LXV. Il Caridemo ed il Nerone ultimi di tutte le opere, non appartengono a Luciano, neppure secondo il giudizio dei copisti: perocchè in fine del primo sta scritto in greco: Nè questo pare di Luciano; ed in capo del secondo è scritto: Se genuino.

Il Caridemo contiene tre discorsi su la bellezza, e non v’è dialogo men bello di questo, povero di pensieri, e di arte, e scorretto di lingua. A molti dotti uomini, fra i quali al Gesnero, pare una esercitazione scolastica e quasi puerile, un cattivo raffazzonamento del panegigirico d’Isocrate in lode di Elena.

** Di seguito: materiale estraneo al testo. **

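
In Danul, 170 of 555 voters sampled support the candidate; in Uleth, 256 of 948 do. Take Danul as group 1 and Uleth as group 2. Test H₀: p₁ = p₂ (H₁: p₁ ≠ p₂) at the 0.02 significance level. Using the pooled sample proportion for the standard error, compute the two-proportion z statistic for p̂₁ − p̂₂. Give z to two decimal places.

z = 1.51

p̂₁ = 170/555 = 0.3063, p̂₂ = 256/948 = 0.2700.
Pooled p̂ = (170+256)/(555+948) = 426/1503 = 0.2834.
SE = √(0.203099 × 0.00285665) = 0.0241.
z = (0.3063 − 0.2700)/0.0241 = 0.0363/0.0241 = 1.51.
p-value = 2·P(Z > 1.506) ≈ 0.1322. With α = 0.02, fail to reject H₀.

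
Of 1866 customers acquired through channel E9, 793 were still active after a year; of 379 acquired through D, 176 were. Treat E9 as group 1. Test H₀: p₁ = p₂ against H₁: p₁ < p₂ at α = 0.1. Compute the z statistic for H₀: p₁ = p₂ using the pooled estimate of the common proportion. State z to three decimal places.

z = -1.412

p̂₁ = 793/1866 = 0.42497, p̂₂ = 176/379 = 0.46438.
Pooled p̂ = (793+176)/(1866+379) = 969/2245 = 0.43163.
SE = √(0.245325 × 0.00317443) = 0.02791.
z = (0.42497 − 0.46438)/0.02791 = -0.03941/0.02791 = -1.412.
p-value = P(Z < -1.412) ≈ 0.0790; since p < α = 0.1, reject H₀.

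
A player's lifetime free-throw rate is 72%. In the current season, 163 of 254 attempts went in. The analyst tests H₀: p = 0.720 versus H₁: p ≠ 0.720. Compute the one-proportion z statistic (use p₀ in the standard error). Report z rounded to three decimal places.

p̂ = 163/254 ≈ 0.64173.
Under H₀, SE = √(0.72·0.28/254) = √(0.000793701) = 0.02817.
z = (0.64173 − 0.72)/0.02817 = -0.07827/0.02817 = -2.778.
Two-sided p-value ≈ 2·Φ(−2.778) = 0.0055.

z = -2.778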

Nel Nerone il filosofo Musonio confinato nell’isola di Lenno[1] discorre con un suo amico del tentativo che fece Nerone a cavar l’istmo di Corinto, non ostante la credenza sparsa che i matematici egiziani avessero trovato il mare nel golfo di Corinto superiore a quello del golfo d’Atene. La quale credenza, rigettata da Musonio come una sciocchezza, è corsa anche nei tempi nostri, e sino a ieri si è creduto che il mar rosso fosse superiore al Mediterraneo. Poi parla della voce di Nerone, dei gesti con cui. accompagnava il cantare e il citarizzare, e del fatto di un tragediante che aveva bella voce e non gli voleva cedere, ed egli lo fece dai suoi cagnotti scannare sul teatro innanzi a tutti i Greci. Mentre così ragionano, s’avvicina una nave che reca la novella che Nerone è morto. La dizione di questo dialogo è dura e studiata, e in molte parti scura e sforzata appunto come la voce

  1. V. Tacito negli Annali, cap, 71 del libro XV.